Het scenario waarin de cavernes in zeer langzaam tempo verdwijnen, en de uitgestelde bodemdaling dus zeer langzaam (onmerkbaar) optreedt wordt door Frisia als enige scenario opgevoerd. Dit is een gedeeltelijke weergave van de werkelijkheid, die voorbijgaat aan andere scenario's die wel degelijk denkbaar zijn.
De Frisia cavernes zijn holtes met zout water op 2-3 km diepte in het steenzout. Dat is een situatie die op lange termijn niet stabiel is: uiteindelijk zal de holte verdwijnen. Op dat moment is sprake van ca. 5-10 cm extra bodemdaling. Voor het tempo waarin de cavernes verdwijnen zijn verschillende scenario's mogelijk. De variant van insluiten die Frisia beschrijft, waarbij men direct na beƫindiging van de winning de druk laat oplopen, minimaliseert de directe bodemdaling. De druk gaat vervolgens echter oplopen in de caverne, doordat de pekel opwarmt en het omliggende zout toestroomt. Bij hogere pekeldruk kan een barst in het zout optreden, als de druk hoger wordt dan de sterkte van het cavernedak aankan. Recent is bij Veendam zo'n barst ontstaan in een cavernedak bij een lagere druk dan waarbij dit voor mogelijk werd gehouden. Dat toont aan dat het niet verstandig is met te grote stelligheid beweringen over de ondergrond te doen die niet te staven zijn met directe observaties. De condities bij Frisia zijn uiteraard anders dan op andere plekken in Nederland, maar de vraag is generiek: hoe (on)waarschijnlijk is het, dat door een barst in het zout-dak de inhoud van een caverne plotseling versneld wegloopt?

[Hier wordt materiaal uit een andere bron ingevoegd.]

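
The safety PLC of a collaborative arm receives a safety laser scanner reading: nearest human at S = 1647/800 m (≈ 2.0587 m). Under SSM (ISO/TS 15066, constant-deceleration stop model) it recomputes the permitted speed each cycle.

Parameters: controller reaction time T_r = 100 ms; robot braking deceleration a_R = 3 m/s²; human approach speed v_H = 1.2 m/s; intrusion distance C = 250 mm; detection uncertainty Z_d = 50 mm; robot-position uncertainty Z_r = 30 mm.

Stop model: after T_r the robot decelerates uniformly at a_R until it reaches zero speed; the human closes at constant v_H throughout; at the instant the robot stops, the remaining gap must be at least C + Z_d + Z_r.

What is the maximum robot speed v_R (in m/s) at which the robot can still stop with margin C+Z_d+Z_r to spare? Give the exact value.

at the boundary: (1/6)·v² + (1/2)·v + (-1287/800) = 0
  disc = (1/2)² − 4·(1/6)·(-1287/800) = 529/400 ; √disc = 23/20
  v_R = (−(1/2) + 23/20) / (2·(1/6)) = 39/20 m/s
check:
stop time T_s = (39/20)/3 = 0.6500 s
reaction-phase robot travel = 1.9500·0.1000 = 0.1950 m
braking distance = 1.9500²/(2·3.0000) = 0.6338 m
person approaches 1.2000·(0.1000+0.6500) = 0.9000 m
C+Z_d+Z_r = 0.2500+0.0500+0.0300 = 0.3300 m
sum ≈ 0.1950+0.6338+0.9000+0.3300 ≈ 2.0587 m = S ✓

v_R_max = 39/20 m/s = 1.9500 m/s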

SodM heeft aan het Kennisprogramma Effecten Mijnbouw (KEM) gevraagd hier onderzoek naar te doen.

Definitief besluit van de minister volgt nog
SodM heeft haar advies ook aan de lokaal betrokken overheden gestuurd, te weten de gemeentes Waadhoeke en Harlingen, de provincie Friesland en het Wetterskip Fryslan. Het is nu aan de minister van Economische Zaken en Klimaat om te bepalen of het verzoek van Frisia om verruiming van de cavernegrootte onder het huidige winningsplan wenselijk is.